Deaton observa que, por lo general, los países occidentales se desarrollaron sin recibir ayuda. (Tal vez el plan Marshall en Europa, después de la Segunda Guerra Mundial, haya sido la excepción, aunque su meta era más de reconstrucción que de desarrollo). China e India también han logrado sacar a cientos de millones de personas de la pobreza, con relativamente escasa ayuda occidental (especialmente China). Deaton sostiene que quienes proporcionan ayuda deben ser extremadamente cuidadosos para evitar interferir con fuerzas políticas y sociales que, con el tiempo, pueden generar cambios internos orgánicos y, por lo tanto, más duraderos.
Otro enfoque intelectualmente de moda es el de efectuar pequeñas pruebas aleatorias para examinar, digamos, la eficacia de los incentivos a la asistencia escolar o de campañas de vacunación. Deaton sostiene correctamente que este enfoque, ahora consagrado en los procedimientos del Banco Mundial, es muy poco útil para entender cómo ayudar a que un país se desarrolle más ampliamente. Los resultados suelen ser específicos para las circunstancias particulares de un país y no hay motivo para suponer que crecerán a escala cuando se los confronte plenamente con los problemas de gobernanza de un país en desarrollo. Que la gente de muchos países africanos parezca estar peor en la actualidad que en 1960 tiene mucho más que ver con el despotismo y el conflicto interno que con la eficacia de los programas de asistencia.

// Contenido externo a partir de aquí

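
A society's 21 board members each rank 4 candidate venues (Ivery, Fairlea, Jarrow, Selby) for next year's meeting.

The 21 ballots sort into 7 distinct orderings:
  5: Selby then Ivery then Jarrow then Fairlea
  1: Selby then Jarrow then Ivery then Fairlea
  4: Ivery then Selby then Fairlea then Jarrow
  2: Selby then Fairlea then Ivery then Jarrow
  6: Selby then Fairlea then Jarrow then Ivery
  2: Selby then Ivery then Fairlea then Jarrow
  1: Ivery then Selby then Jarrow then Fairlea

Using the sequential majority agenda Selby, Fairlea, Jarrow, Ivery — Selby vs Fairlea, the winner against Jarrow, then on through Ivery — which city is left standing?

Round 1: Selby vs Fairlea — 21–0, Selby advances.
Round 2: Selby vs Jarrow — 21–0, Selby advances.
Round 3: Selby vs Ivery — 16–5, Selby advances.
The agenda winner is Selby.

Selby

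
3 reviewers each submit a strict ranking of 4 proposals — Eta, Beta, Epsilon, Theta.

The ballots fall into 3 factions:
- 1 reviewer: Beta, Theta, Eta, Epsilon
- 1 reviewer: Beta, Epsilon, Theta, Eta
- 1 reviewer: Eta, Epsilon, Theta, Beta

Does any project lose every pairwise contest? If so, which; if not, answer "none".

none

Head-to-head results (3 reviewers):
Eta vs Beta: Eta preferred on 1 ballot; Beta wins 2–1.
Eta vs Epsilon: Eta wins 2–1.
Eta vs Theta: Eta is ranked higher on 1 ballot, Theta on 2. Theta wins 2–1.
Beta vs Epsilon: Beta wins 2–1.
Beta vs Theta: Beta, 2–1.
Epsilon vs Theta: Epsilon is ranked higher on 1+1 = 2 ballots, Theta on 1. Epsilon wins 2–1.
Each project has at least one pairwise win (Eta beats Epsilon; Beta beats Eta; Epsilon beats Theta; Theta beats Eta) — no Condorcet loser.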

A pesar de estas advertencias, el mensaje de Deaton es fundamentalmente positivo. Para la mayor parte de la humanidad, este es el mejor momento de la historia para vivir. La senda del desarrollo sigue ahí para que otros la aprovechen. La asistencia y los consejos occidentales específicos pueden ayudar, pero los donantes deben prestar más cuidado a no interferir en los avances de los beneficiarios con su ayuda.